Caleb came to my graduation party, which I held two weeks before the actual graduation ceremony. I saw him arrive and put a gift bag on the front table, but then my aunt, uncle, and their children approached me to offer their congratulations, and I never had a chance to talk to him. I didn't even see when he left.
Later, I looked in the gift bag to see what Caleb had given me. I found a diary. On the first page, Caleb had taped a photograph of the two of us together. The gift was just ambiguous enough that I didn't know if he wanted to be my friend or my boyfriend, and I decided not to think about it, as I could easily give myself a headache worrying about such things, and actually had several times.
Then, graduation day came. The ceremony was tacky and sentimental, as all graduation ceremonies are. The valedictorian, a girl named Erica Dorsley, began blubbering into the microphone halfway through her commencement speech, and nobody could understand half of what she said.
For ages, the graduating class had to stand in a line outside the gym so that all our parents and friends' parents and random people congratulated us and asked us the same questions again and again, like "Where are you going to college?" and "Are you excited to be done?"
That evening, I got a call from Caleb. He told me that he was at Horse Camp and that he needed to talk to me. I jumped in my car and drove to meet him.
I found him sitting on the fence where the two of us had always talked and flirted. He jumped up when he saw me, and I noticed for the first time that he was holding a red rose.
"Hi, Caleb," I said, speaking first because I feared what he would tell me.
"Hi," he replied, then he cleared his throat. Obviously, he was nervous. I waited for him to explain himself, and after a moment, he said, "Listen, I've been doing some thinking, and . . . I'll just say this. I really like you."
My heart started fluttering. I smiled, only a little, then said, "I like you, too. I hope we can stay in touch."

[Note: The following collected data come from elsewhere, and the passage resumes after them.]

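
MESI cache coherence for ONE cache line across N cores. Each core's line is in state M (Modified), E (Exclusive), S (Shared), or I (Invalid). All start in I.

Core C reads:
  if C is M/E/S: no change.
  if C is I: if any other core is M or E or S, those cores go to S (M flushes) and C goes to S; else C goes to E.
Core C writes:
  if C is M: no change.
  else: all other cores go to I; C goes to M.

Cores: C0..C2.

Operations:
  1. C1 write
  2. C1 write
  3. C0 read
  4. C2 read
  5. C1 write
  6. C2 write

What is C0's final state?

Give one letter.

Op 1: C1 write [C1 write: invalidate none -> C1=M] -> [I,M,I]
Op 2: C1 write [C1 write: already M (modified), no change] -> [I,M,I]
Op 3: C0 read [C0 read from I: others=['C1=M'] -> C0=S, others downsized to S] -> [S,S,I]
Op 4: C2 read [C2 read from I: others=['C0=S', 'C1=S'] -> C2=S, others downsized to S] -> [S,S,S]
Op 5: C1 write [C1 write: invalidate ['C0=S', 'C2=S'] -> C1=M] -> [I,M,I]
Op 6: C2 write [C2 write: invalidate ['C1=M'] -> C2=M] -> [I,I,M]

Answer: I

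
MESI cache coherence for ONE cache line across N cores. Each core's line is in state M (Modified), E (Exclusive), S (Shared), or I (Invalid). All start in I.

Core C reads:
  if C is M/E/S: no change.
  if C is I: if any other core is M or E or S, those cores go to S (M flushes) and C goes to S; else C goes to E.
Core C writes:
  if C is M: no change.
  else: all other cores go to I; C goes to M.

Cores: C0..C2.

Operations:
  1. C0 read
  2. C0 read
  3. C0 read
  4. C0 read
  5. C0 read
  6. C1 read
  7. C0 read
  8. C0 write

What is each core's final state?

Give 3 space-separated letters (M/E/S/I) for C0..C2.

Op 1: C0 read [C0 read from I: no other sharers -> C0=E (exclusive)] -> [E,I,I]
Op 2: C0 read [C0 read: already in E, no change] -> [E,I,I]
Op 3: C0 read [C0 read: already in E, no change] -> [E,I,I]
Op 4: C0 read [C0 read: already in E, no change] -> [E,I,I]
Op 5: C0 read [C0 read: already in E, no change] -> [E,I,I]
Op 6: C1 read [C1 read from I: others=['C0=E'] -> C1=S, others downsized to S] -> [S,S,I]
Op 7: C0 read [C0 read: already in S, no change] -> [S,S,I]
Op 8: C0 write [C0 write: invalidate ['C1=S'] -> C0=M] -> [M,I,I]

Answer: M I I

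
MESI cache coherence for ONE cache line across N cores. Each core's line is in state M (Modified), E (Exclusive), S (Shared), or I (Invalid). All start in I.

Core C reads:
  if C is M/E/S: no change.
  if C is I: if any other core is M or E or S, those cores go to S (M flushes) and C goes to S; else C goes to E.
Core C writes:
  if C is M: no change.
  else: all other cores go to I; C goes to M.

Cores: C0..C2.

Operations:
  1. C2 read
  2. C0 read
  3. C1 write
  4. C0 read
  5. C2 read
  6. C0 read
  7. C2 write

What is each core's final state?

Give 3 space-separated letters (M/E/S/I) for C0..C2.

Answer: I I M

Derivation:
Op 1: C2 read [C2 read from I: no other sharers -> C2=E (exclusive)] -> [I,I,E]
Op 2: C0 read [C0 read from I: others=['C2=E'] -> C0=S, others downsized to S] -> [S,I,S]
Op 3: C1 write [C1 write: invalidate ['C0=S', 'C2=S'] -> C1=M] -> [I,M,I]
Op 4: C0 read [C0 read from I: others=['C1=M'] -> C0=S, others downsized to S] -> [S,S,I]
Op 5: C2 read [C2 read from I: others=['C0=S', 'C1=S'] -> C2=S, others downsized to S] -> [S,S,S]
Op 6: C0 read [C0 read: already in S, no change] -> [S,S,S]
Op 7: C2 write [C2 write: invalidate ['C0=S', 'C1=S'] -> C2=M] -> [I,I,M]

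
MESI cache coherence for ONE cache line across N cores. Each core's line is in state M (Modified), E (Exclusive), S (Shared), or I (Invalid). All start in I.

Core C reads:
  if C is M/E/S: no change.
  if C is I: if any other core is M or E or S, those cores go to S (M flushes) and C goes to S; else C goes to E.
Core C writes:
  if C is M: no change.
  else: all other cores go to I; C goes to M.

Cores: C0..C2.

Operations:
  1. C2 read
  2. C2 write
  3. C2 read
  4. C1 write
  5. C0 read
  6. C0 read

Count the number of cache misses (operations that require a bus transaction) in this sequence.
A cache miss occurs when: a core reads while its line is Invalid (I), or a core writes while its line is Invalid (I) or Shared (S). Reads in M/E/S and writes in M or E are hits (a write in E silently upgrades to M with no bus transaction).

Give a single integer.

Op 1: C2 read [C2 read from I: no other sharers -> C2=E (exclusive)] -> [I,I,E] [MISS #1: read from I]
Op 2: C2 write [C2 write: invalidate none -> C2=M] -> [I,I,M] [hit: write from E is a silent E->M upgrade, no bus transaction]
Op 3: C2 read [C2 read: already in M, no change] -> [I,I,M] [hit: read from M]
Op 4: C1 write [C1 write: invalidate ['C2=M'] -> C1=M] -> [I,M,I] [MISS #2: write from I]
Op 5: C0 read [C0 read from I: others=['C1=M'] -> C0=S, others downsized to S] -> [S,S,I] [MISS #3: read from I]
Op 6: C0 read [C0 read: already in S, no change] -> [S,S,I] [hit: read from S]

Answer: 3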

'I don't think you understand," Caleb said then. "I like you- not like a friend. I want you to be my girlfriend. I've liked you for so long, and I've been so afraid to say anything, but today, everyone was talking about moving on and starting new stages in their lives and everything, and I just told myself that I had nothing to wait for. If I didn't act now, I might loose the chance of a lifetime. So, here we are."
He offered the rose to me, but I didn't take it. I looked down at the ground and kicked the dirt, then said, "I'm sorry, Caleb."
"I wish you would have said something five months ago," I said. "Heck, I'd have gone out with you if you'd asked me one month ago, but now, it's too late. I really like you, too, Caleb, but I'm going away to college, and we'll be four states apart. It's too late to start something new now."
"Your semester doesn't start until September!" Caleb argued. "Think of what we could do with this summer! We could have long-distance relationship when you go away; we'd make it work!"
"I'm not willing to do that," I said. "I'm sorry." He stood there, broken-hearted, and I walked away.